May 14, 2004

Careers in Aviation: C-130 Captain, USAF

C-130For the inaugural edition of Careers in Aviation I interviewed Tom a captain in the United States Air Force. Tom also happens to be a good friend of mine.

When did you know you wanted to learn to fly?
I grew up right down the road from the Galion Airport--a small municipal airfield. From age 4 on I think I went down to sit on the side of the runway and watch the planes take-off and land. I'm not sure if I can give you a good idea how many hours of my young life I sat down there and watched. Flying has always intrigued me--but I think I could trace it back to then.

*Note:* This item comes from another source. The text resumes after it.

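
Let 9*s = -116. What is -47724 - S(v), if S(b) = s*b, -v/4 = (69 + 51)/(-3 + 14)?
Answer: -1593452/33 ≈ -48286.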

Where did you learn to fly?
All my training is military except for a few hours at the Galion Airport. I started by learning and then soloing in a glider at the Air Force Academy in Colorado Springs. I also soloed in a Cessna 172 there. Then it was to pilot training. I started in a Cessna T-37 twin engine jet in Enid, Oklahoma (Vance AFB) and then went to Corpus Christi, TX (Naval Air Station Corpus Christi) to fly the T-44 (Beechcraft 90 Queen-airs). That's where I got my wings, and the total time for T-37 and T-44's was just over a year. Then it was 5 more months learning C-130's at Little Rock AFB, AR before I went to my first operational flying assignment at Pope Air Force Base, NC.

What type of plane do you typically fly? What do you like, dislike about that plane?
Almost all my flight time is in the Lockheed C-130 Hercules, which I am an instructor in and have over 2200 hours. I love it because it is very versatile and forgiving, is capable of multiple missions, and has taken me in and out of some really cool places. The only downside to it is that sometimes I wish it was a little faster!

What is your most exciting flying experience?
I would have to say still the coolest thing I have done in the air is flying formation in the T-37 at pilot training. It still amazes me that in 6 months you go from barely being able to fly the plane at all to being proficient in flying it 3 feet from another plane right next to you and doing maneuvers from this position as well--very cool for sure. It the C-130, flying low level (300 feet AGL) mountain routes is tops.

adak.jpgI have a wonderful aerial photograph from your website, on my desktop (shown to the right). Is aerial photography something you think you will pursue?
I always take a camera when I fly in Alaska as there is no telling what we will see--and I usually take one anytime I'm off-station as well. Its the times I don't have one that I am bitter about like flying over Yosemite Valley and not having my camera handy. However, I doubt that this will ever become my photographic specialty. Equipment to specialize in that is very expensive.

Tells about your aviation career. What are you doing now and what do you plan to be doing in the near and distant future?
Right now I am working more at a desk than the airplane, but that will change in September. I'm going to Little Rock AFB to teach initial pilots how to fly the C-130. lots of flying time comes with that and I'm sure I will become a much better pilot by teaching these totally inexperienced guys as well. Most Air Force pilots who stay in one airframe for 6 years or more end up eventually teaching brand new guys to that aircraft, so this is a common assignment for someone in my shoes.

Would you recommend this career path to others?
Definitely, I have been all over the world and had so many opportunities that other people never have. Sometimes like any career, it can get old, but it only takes a great flight on a beautiful day to remind you how fortunate you are.

If you had one full day to fly, where would you go, what would you do?
Weather of course would be perfect, and I would take off in a C-130 from Elmendorf, head to Valdez and back through the mountains, and then to Cape Lisburne on the Arctic Ocean for a dirt assault runway landing. On the way home I would drop into the mountains around Mt McKinley for a short low-level before heading back to Elmendorf! Afterwards my crew would head to a good restaurant, share some food and beer, and make fun of sissy sports like soccer!

Note: For my readers that last comment was a slam on a favorite sport of mine. The opinions of the interviewee do not necessarily represent those of the interviewer.